На лестнице я замешкалась. Все же такая музыка требует чего-то большего, чем зауженные джинсы и рубаха, безответно влюбленная в утюг. Пришлось проскакать к антресолям, предварительно сняв один кед, и нащупать на запыленной полке (почаще, конечно, надо делать уборку, там же клещи и прочая муть) старую дедушкину шляпу. Выглядела она неплохо, и я решила попробовать. В конце концов мне было плевать. Не то, что в школе – упаси боже появиться в одежде, которая кому-то показалась не стильной… Тамошнее население, выращенное надменными, но при этом небогатыми родителями, а то и обыкновенным быдлом, активно реагировало на любые проявления индивидуальности и ясно давало понять не угодившему, какое оно ничтожество. Я с содроганием и омерзением вспоминала школу – конвейер сталкивающихся лбами неудачников.
Шляпа, кеды, Эми, вечерний Питер… У меня было достаточно причин чувствовать себя стильной и довольной. Вышагивая внутренний ритм, я крутилась в своей молодости, крутилась в не совсем еще остывшей первой любви… Сколько продумала я о ней, а вечер превратил ее в далекий вздох. Это было сродни освобождению, выздоровлению, удаляло из мозга боль и сомнения. Жизнь, моя жизнь, шла вперед. Забавно, героини драмы из меня никогда не получится. Я слишком быстро утешаюсь, даже если чувства настоящие. В конце концов люди – лишь цель, средство… Важнее я сама.
По мере того, как солнце окрашивало стебли травы в золотистую россыпь, а здания, видевшие сердцевину истории России, преображались и блестели неровными глазами окон, мое охлажденное сердце наполнялось успокоением и размягченной любовью. Что все мои волнения по сравнению со счастьем жить, созерцать этот закат?
Каким бы слогом я не обладала, у меня не получится описать всего восхищения перед этим, ликования при мысли, что жизнь моя, я могу потрогать ее, могу изменить или сделать лучше. Мне всегда казалось странным, как вообще возможно существование, что привело к тому, что я есть, я мыслю и чувствую. Почему я не улитка, не бесплотный дух… Сколько миллиардов случайностей привели к зарождению моей жизни? От подобных мыслей мне всегда становилось не по себе, словно затягивало в трясину сознания. Один мой хороший друг, пути с которым у меня давненько разошлись безболезненно, как-то сказал мне, что это оттого, что путем таких мыслей я касаюсь истины, а она отодвигает меня. Чистейший романтик, но, возможно, со всем своим антиматериализмом он был не так уж неправ…
Друзья как-то разбрелись, рассыпались во времени, отпали. Те, которые остались, с каждым годом представляли все меньший интерес. Рвать с ними было бы погано, я стремилась найти новых, интересных, но притирание с незнакомыми наваливалось невыполнимой тяжестью.

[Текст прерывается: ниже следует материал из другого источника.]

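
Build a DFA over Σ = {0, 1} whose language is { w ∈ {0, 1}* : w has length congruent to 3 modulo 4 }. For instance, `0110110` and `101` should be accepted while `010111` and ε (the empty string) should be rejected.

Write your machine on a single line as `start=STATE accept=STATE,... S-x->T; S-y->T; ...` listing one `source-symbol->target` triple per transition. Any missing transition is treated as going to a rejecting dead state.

start=q0; accept=q3; q0-0->q1; q0-1->q1; q1-0->q2; q1-1->q2; q2-0->q3; q2-1->q3; q3-0->q0; q3-1->q0

Only the length mod 4 matters, so use a 4-cycle: from any state, every input symbol moves to the next state, wrapping q3 back to q0. Mark q3 accepting.
        0   1  
>  q0   q1  q1 
   q1   q2  q2 
   q2   q3  q3 
 * q3   q0  q0 
(> = start, * = accepting)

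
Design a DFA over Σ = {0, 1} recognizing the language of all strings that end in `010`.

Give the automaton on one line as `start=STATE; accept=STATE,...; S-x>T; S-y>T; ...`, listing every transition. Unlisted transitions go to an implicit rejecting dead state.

start=q0; accept=q3; q0-0>q1; q0-1>q0; q1-0>q1; q1-1>q2; q2-0>q3; q2-1>q0; q3-0>q1; q3-1>q2

Remember how much of `010` the current input suffix matches. State q0 means no match yet; q1 means the last symbol is `0`; q2 means the last 2 symbols are `01`; q3 means the last 3 symbols are `010`. Only q3 accepts. On a mismatch, fall back to the longest proper suffix that is still a prefix of `010`.
4 states suffice.
        0   1  
>  q0   q1  q0 
   q1   q1  q2 
   q2   q3  q0 
 * q3   q1  q2 
(> = start, * = accepting)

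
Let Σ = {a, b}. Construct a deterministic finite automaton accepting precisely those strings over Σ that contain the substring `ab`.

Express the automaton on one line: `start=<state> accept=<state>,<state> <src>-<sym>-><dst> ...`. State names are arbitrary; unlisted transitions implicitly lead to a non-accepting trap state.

States q0..q1 record the length of the longest prefix of `ab` that matches the current input suffix. Reaching q2 means `ab` has been seen, and we stay there forever. Accept from q2.
A 3-state machine:
        a   b  
>  q0   q1  q0 
   q1   q1  q2 
 * q2   q2  q2 
(> = start, * = accepting)

start=q0 accept=q2 q0-a->q1 q0-b->q0 q1-a->q1 q1-b->q2 q2-a->q2 q2-b->q2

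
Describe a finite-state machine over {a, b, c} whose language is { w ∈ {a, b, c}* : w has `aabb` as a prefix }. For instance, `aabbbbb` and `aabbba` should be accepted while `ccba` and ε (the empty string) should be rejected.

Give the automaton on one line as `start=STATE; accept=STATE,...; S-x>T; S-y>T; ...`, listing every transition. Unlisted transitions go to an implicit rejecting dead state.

Check the first 4 symbols one by one: S0 through S3 record how many have matched `aabb` so far; any wrong symbol goes to the dead state S5. After all 4 match we enter the accepting sink S4.
        a   b   c  
>  S0   S1  S5  S5 
   S1   S2  S5  S5 
   S2   S5  S3  S5 
   S3   S5  S4  S5 
 * S4   S4  S4  S4 
   S5   S5  S5  S5 
(> = start, * = accepting)

start=S0; accept=S4; S0-a>S1; S0-b>S5; S0-c>S5; S1-a>S2; S1-b>S5; S1-c>S5; S2-a>S5; S2-b>S3; S2-c>S5; S3-a>S5; S3-b>S4; S3-c>S5; S4-a>S4; S4-b>S4; S4-c>S4; S5-a>S5; S5-b>S5; S5-c>S5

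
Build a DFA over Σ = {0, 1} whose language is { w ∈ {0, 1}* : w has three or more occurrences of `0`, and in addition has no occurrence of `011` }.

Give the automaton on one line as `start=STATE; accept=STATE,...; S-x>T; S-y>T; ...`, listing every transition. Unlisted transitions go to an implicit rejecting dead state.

start=S0; accept=S4,S7; S0-0>S1; S0-1>S0; S1-0>S2; S1-1>S3; S2-0>S4; S2-1>S5; S3-0>S2; S3-1>S6; S4-0>S4; S4-1>S7; S5-0>S4; S5-1>S6; S6-0>S6; S6-1>S6; S7-0>S4; S7-1>S6

Handle the two conditions separately and then intersect. One (5 states) tracks the count of `0`s, saturating at 4; the other (4 states) tracks partial matches of the forbidden pattern `011`. Each combined state is a pair, one component from each; accept when both components accept. Equivalent product states are then merged.
8 states suffice.
        0   1  
>  S0   S1  S0 
   S1   S2  S3 
   S2   S4  S5 
   S3   S2  S6 
 * S4   S4  S7 
   S5   S4  S6 
   S6   S6  S6 
 * S7   S4  S6 
(> = start, * = accepting)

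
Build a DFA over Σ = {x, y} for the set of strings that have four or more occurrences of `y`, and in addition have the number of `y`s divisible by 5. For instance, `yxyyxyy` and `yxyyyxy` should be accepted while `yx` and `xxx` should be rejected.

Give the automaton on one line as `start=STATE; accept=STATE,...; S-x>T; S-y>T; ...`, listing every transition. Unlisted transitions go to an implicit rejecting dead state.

start=q0; accept=q5; q0-x>q0; q0-y>q1; q1-x>q1; q1-y>q2; q2-x>q2; q2-y>q3; q3-x>q3; q3-y>q4; q4-x>q4; q4-y>q5; q5-x>q5; q5-y>q1

Handle the two conditions separately and then intersect. One (6 states) tracks the count of `y`s, saturating at 5; the other (5 states) tracks the count of `y`s modulo 5. Each combined state is a pair, one component from each; accept when both components accept. After merging equivalent states the machine shrinks.
With 6 states:
        x   y  
>  q0   q0  q1 
   q1   q1  q2 
   q2   q2  q3 
   q3   q3  q4 
   q4   q4  q5 
 * q5   q5  q1 
(> = start, * = accepting)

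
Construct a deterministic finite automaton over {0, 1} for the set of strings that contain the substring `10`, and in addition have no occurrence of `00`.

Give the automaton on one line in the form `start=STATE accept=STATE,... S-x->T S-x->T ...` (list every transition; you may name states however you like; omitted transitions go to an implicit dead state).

start=s0 accept=s4,s5 s0-0->s1 s0-1->s2 s1-0->s3 s1-1->s2 s2-0->s4 s2-1->s2 s3-0->s3 s3-1->s3 s4-0->s3 s4-1->s5 s5-0->s4 s5-1->s5

Run two small machines in parallel and take their product. One (3 states) tracks whether and how much of `10` has been seen; the other (3 states) tracks partial matches of the forbidden pattern `00`. Each combined state is a pair, one component from each; accept when both components accept. Minimizing collapses redundant product states.
        0   1  
>  s0   s1  s2 
   s1   s3  s2 
   s2   s4  s2 
   s3   s3  s3 
 * s4   s3  s5 
 * s5   s4  s5 
(> = start, * = accepting)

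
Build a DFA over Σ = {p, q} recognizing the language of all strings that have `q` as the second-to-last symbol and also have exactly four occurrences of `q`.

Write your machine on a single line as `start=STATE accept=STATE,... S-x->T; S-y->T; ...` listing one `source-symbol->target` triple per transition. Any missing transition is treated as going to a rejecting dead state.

start=S0; accept=S5,S7; S0-p->S0; S0-q->S1; S1-p->S1; S1-q->S2; S2-p->S2; S2-q->S3; S3-p->S4; S3-q->S5; S4-p->S4; S4-q->S6; S5-p->S7; S5-q->S8; S6-p->S7; S6-q->S8; S7-p->S8; S7-q->S8; S8-p->S8; S8-q->S8

Build one automaton per condition and run them in lockstep. The first has 7 states tracking the last 2 symbols read; the second has 6 states tracking the count of `q`s, saturating at 5. A product state is a pair (one from each), accepting exactly when both do. Equivalent product states are then merged.
        p   q  
>  S0   S0  S1 
   S1   S1  S2 
   S2   S2  S3 
   S3   S4  S5 
   S4   S4  S6 
 * S5   S7  S8 
   S6   S7  S8 
 * S7   S8  S8 
   S8   S8  S8 
(> = start, * = accepting)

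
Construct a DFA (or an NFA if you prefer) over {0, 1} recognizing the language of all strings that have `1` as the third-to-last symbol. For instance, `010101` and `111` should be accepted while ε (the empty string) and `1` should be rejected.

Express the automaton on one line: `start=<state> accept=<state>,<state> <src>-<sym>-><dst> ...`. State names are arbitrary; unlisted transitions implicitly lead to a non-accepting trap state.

start=q0 accept=q11,q12,q13,q14 q0-0->q1 q0-1->q2 q1-0->q3 q1-1->q4 q2-0->q5 q2-1->q6 q3-0->q7 q3-1->q8 q4-0->q9 q4-1->q10 q5-0->q11 q5-1->q12 q6-0->q13 q6-1->q14 q7-0->q7 q7-1->q8 q8-0->q9 q8-1->q10 q9-0->q11 q9-1->q12 q10-0->q13 q10-1->q14 q11-0->q7 q11-1->q8 q12-0->q9 q12-1->q10 q13-0->q11 q13-1->q12 q14-0->q13 q14-1->q14

Because acceptance depends on a position counted from the end, the machine has to buffer the most recent 3 symbols. Make each state the string of the last up-to-3 symbols read; on input `x` shift the window left and append `x`. Accept when the buffered window has length 3 and begins with `1`.
With 15 states:
          0    1  
>  q0     q1   q2 
   q1     q3   q4 
   q2     q5   q6 
   q3     q7   q8 
   q4     q9  q10 
   q5    q11  q12 
   q6    q13  q14 
   q7     q7   q8 
   q8     q9  q10 
   q9    q11  q12 
   q10   q13  q14 
 * q11    q7   q8 
 * q12    q9  q10 
 * q13   q11  q12 
 * q14   q13  q14 
(> = start, * = accepting)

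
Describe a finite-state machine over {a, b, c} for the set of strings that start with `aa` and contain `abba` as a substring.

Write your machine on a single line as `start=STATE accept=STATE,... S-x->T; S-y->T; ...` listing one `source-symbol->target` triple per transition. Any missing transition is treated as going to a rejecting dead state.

Handle the two conditions separately and then intersect. The first has 4 states tracking whether the input so far still matches the prefix `aa`; the second has 5 states tracking whether and how much of `abba` has been seen. A product state is a pair (one from each), accepting exactly when both do. Equivalent product states are then merged.
An 8-state machine:
        a   b   c  
>  s0   s1  s2  s2 
   s1   s3  s2  s2 
   s2   s2  s2  s2 
   s3   s3  s4  s5 
   s4   s3  s6  s5 
   s5   s3  s5  s5 
   s6   s7  s5  s5 
 * s7   s7  s7  s7 
(> = start, * = accepting)

start=s0; accept=s7; s0-a->s1; s0-b->s2; s0-c->s2; s1-a->s3; s1-b->s2; s1-c->s2; s2-a->s2; s2-b->s2; s2-c->s2; s3-a->s3; s3-b->s4; s3-c->s5; s4-a->s3; s4-b->s6; s4-c->s5; s5-a->s3; s5-b->s5; s5-c->s5; s6-a->s7; s6-b->s5; s6-c->s5; s7-a->s7; s7-b->s7; s7-c->s7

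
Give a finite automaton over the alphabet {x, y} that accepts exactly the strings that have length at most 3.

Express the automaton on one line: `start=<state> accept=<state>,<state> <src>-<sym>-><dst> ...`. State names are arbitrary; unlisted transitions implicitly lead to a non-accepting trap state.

We only need to distinguish lengths 0, 1, …, 3, and '>3'. Chain s0 → s1 → s2 → s3 → s4 on every symbol, with s4 looping. Accepting states: {s0, s1, s2, s3}.
        x   y  
>* s0   s1  s1 
 * s1   s2  s2 
 * s2   s3  s3 
 * s3   s4  s4 
   s4   s4  s4 
(> = start, * = accepting)

start=s0 accept=s0,s1,s2,s3 s0-x->s1 s0-y->s1 s1-x->s2 s1-y->s2 s2-x->s3 s2-y->s3 s3-x->s4 s3-y->s4 s4-x->s4 s4-y->s4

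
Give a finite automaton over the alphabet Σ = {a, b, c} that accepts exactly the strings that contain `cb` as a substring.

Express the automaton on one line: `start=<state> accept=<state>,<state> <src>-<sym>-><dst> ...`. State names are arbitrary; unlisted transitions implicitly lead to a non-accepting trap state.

States q0..q1 record the length of the longest prefix of `cb` that matches the current input suffix. Reaching q2 means `cb` has been seen, and we stay there forever. Accept from q2.
        a   b   c  
>  q0   q0  q0  q1 
   q1   q0  q2  q1 
 * q2   q2  q2  q2 
(> = start, * = accepting)

start=q0 accept=q2 q0-a->q0 q0-b->q0 q0-c->q1 q1-a->q0 q1-b->q2 q1-c->q1 q2-a->q2 q2-b->q2 q2-c->q2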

Все меняется, а моя личность быстрее и неуловимее, чем хотелось бы. Может, я и хочу оставаться собой семнадцатилетней, но это невозможно. Невозможно застрять во времени, всю жизнь провести с одними людьми. Время идет вперед, что-то отмирает, но что-то появляется. Не к чему из-за этого впадать в хандру.
Жизнь – река, песок… Не так ли рассуждали восточные философы, апатично взирая на страдания тех, кто не мог понять, что важно на самом деле? Вечная дилемма – бороться с системой, получив поругание при жизни, тайное уважение меньшинства и возможный билет в вечность, или отрешиться от мира, друзей, всего, что стало играть такую огромную роль, когда я лучше научилась понимать мир?
Я плыла по естественно прекрасному в это время года городу, мимо бегунов, колесящих по замкнутой траектории, мимо напыщенных или растрепанных мамаш с детьми, в какой-то сонной неторопливости осмысляя, где я и что со мной. Вдали торчали искусственные деревья крыш – сотворенный человеком пейзаж. Окружающее как-то чудно выливалось в фантасмагорию моего воображения, отображения моих миров. Я была точно пьяна, хоть крепче кофе ничего не пила. Когда-то я читала, что наш мозг сам в нужных ему количествах вырабатывает вещества, содержащиеся в наркотиках.
Сменивший Эми Армстронг елейной патокой заползал в уши. В этом качестве я слышала даже, как он елозит языком по микрофону. Ветер шептал что-то разметанным по плечам податливым, как я сама в тот день, прядям, клеящимся к губам, облитым блеском. Что со мной делает эта игра души? И какие непревзойденные чувства возникают благодаря обыкновенному, если разобраться, влечению к другому человеку, из-за наслаждения музыкой или едой. Гедонисты несправедливо подвергаются слишком суровой критике. Человек рожден, чтобы благодарить жизнь. Чтобы вкушать ее, смакуя.